The Broader Implications
For Verisk
The failed acquisition leaves Verisk with $1.5 billion in cash that was earmarked for AccuLynx. Management must now determine the best use of this capital—whether through alternative acquisitions, share repurchases, or debt paydown beyond the mandatory redemption.
Verisk has been actively reshaping its portfolio in recent years, having divested its Wood Mackenzie energy research business and 3E environmental compliance unit to focus on insurance analytics. The AccuLynx deal represented a strategic expansion into adjacent markets; its collapse may prompt a reassessment of that strategy.
For the FTC
The deal break adds to a growing list of acquisitions abandoned or restructured under heightened FTC scrutiny during the current regulatory environment. The agency has taken a more aggressive stance on vertical integration and data aggregation, particularly where the combined entity could gain competitive advantages through information asymmetries.

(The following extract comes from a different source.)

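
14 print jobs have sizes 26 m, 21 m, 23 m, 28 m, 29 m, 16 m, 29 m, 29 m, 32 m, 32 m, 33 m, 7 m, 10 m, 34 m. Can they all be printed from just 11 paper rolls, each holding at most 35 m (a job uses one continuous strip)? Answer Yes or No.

No

Total = 349 m; ⌈349/35⌉ = 10.
11 print jobs each exceed half the capacity and cannot share a roll, forcing at least 11 paper rolls.
The bound of 11 does not rule out 11, but exhaustive search shows no assignment into 11 paper rolls of capacity 35 m exists — the minimum is 12.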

For Deal-Making More Broadly
The Verisk-AccuLynx termination underscores the increased execution risk in M&A transactions. Buyers must now price in longer regulatory timelines and the very real possibility that deals will not close. This has implications for:
- Deal premiums: Targets may demand higher prices to compensate for execution risk
- Break-up fees: Negotiated termination provisions become more critical
- Financing structures: Bridge facilities and commitment fees increase deal costs
What to Watch
Near-term:
- Whether AccuLynx initiates formal litigation against Verisk
- Details of any break-up fee or termination payment provisions
- Verisk's capital allocation announcements following debt redemption
Medium-term:
- Whether Verisk pursues alternative targets in the contractor software space
- FTC's approach to similar data-focused acquisitions in the insurance sector
- AccuLynx's strategic alternatives as an independent company
For investors:
- Verisk's Q4 2025 earnings call will be critical for understanding management's go-forward strategy
- Watch for any changes to capital return policies given the freed-up balance sheet capacity
The Bottom Line
Verisk's termination of the AccuLynx acquisition represents a significant setback for the company's expansion strategy but leaves its balance sheet intact and core business unaffected. The dispute over termination validity adds uncertainty, but Verisk's strong financial position—1.9x leverage post-redemption and consistent profitability—provides cushion against any litigation risk.
For the broader market, this deal break serves as another reminder that regulatory scrutiny has fundamentally changed the M&A calculus. The days of assuming deal closure are over; execution risk is now a first-order consideration in every significant acquisition.